Non sono bastate le banane, le donne handicappate e un paragone ridicolo con l’assassino di Kennedy, a fermare la macchina da guerra lotitiana. Quello che parla con cinque telefonini insieme e riesce a fare contenti tutti anche i colleghi come De Laurentiis che due anni fa gli aveva rifilato uno schiaffo durante una cena delle beffe. A questo punto la domanda sorge spontanea: perché sta antipatico alla maggioranza dei presidenti, perfino Macalli della Lega Pro usa toni aspri quando si rivolge a lui, per non parlare di Malagò, il capo dei arbitri Nicchi se può gli manda sempre fischietti poco graditi, eppure quando c’è da votare, la maggioranza sposa le sue idee? Semplice: o è un incantatore di serpenti oppure non si spiega come faccia a coagulare interessi più disparati.
Persino l’ultimo arrivato, il presidente Ferrero della Samp detto «Viperetta» (un nome, una garanzia), ha incensato il suo protagonismo: «Se c’è un funerale, Lotito vuole fare il morto», ha detto scatenando gli scongiuri del numero uno della Lazio. Continua a vincere tanto nei palazzi del potere ed è ormai lanciato verso un’onorata carriera politica ma non riesce a trovare consensi tra i tifosi biancocelesti votati alla diserzione ad oltranza pur di non vederlo più. Lui cita Dante («non ti curar di loro ma guarda e passa»), si appella al suo latino inimitabile e va avanti. Senza peli sullo stomaco, se ha un obiettivo lo insegue con tutto se stesso e alla fine la «ciccia» la porta a casa. Adesso lo odiano a tal punto che vogliono obbligare Tavecchio a non dargli la carica di vicepresidente federale: forse ci riusciranno, ma non cambierà il suo atteggiamento.

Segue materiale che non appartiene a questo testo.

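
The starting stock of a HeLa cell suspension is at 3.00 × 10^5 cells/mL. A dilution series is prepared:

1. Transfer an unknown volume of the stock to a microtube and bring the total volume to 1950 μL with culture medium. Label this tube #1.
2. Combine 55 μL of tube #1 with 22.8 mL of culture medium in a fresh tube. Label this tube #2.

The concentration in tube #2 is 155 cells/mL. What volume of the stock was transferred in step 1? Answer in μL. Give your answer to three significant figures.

419 μL

Step 1: v brought to 1950 μL → factor = 1950 μL/v
Step 2: 55 μL + 22.8 mL = 22855 μL total → factor 22855/55 = 415.55
Product of known-step factors = 415.55
Overall factor = 3.00 × 10^5 cells/mL / (155 cells/mL) = 1935.5
Step-1 factor = 1935.5 / 415.55 = 4.6577
v = 1950 μL / 4.6577 = 419 μL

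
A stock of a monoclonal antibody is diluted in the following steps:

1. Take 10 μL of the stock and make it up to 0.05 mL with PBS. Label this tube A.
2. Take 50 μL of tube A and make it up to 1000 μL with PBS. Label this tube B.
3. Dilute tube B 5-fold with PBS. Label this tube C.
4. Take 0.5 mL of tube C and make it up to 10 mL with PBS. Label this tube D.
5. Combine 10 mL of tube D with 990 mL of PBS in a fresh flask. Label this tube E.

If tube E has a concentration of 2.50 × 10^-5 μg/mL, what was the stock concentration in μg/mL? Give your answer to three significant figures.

Step 1: 10 μL brought to 0.05 mL → factor 50/10 = 5
Step 2: 50 μL brought to 1000 μL → factor 1000/50 = 20
Step 3: 5-fold → factor 5
Step 4: 0.5 mL brought to 10 mL → factor 10/0.5 = 20
Step 5: 10 mL + 990 mL = 1000 mL total → factor 1000/10 = 100
Overall dilution factor = 5 × 20 × 5 × 20 × 100 = 1 × 10^6
Stock = 2.50 × 10^-5 μg/mL × 1 × 10^6 = 25.0 μg/mL

25.0 μg/mL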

Magari toccherà a «dimmi Claudio» Beretta oppure a qualche altro: non sarà un problema, Lotito è già pronto a ripartire per la nuova battaglia e nell’ombra manovrerà i fili del circus calciofilo. Il nuovo Marchese del Grillo, quello che parla con i dirimpettai con la certezza «io so io, voi non siete un caz...», l’uomo più realista del re, vuole ribaltare il mondo del pallone a modo suo. Con il solito grande difetto: sa parlare perfettamente ai cervelli delle persone, non al cuore. E questo limite i laziali lo conoscono molto bene.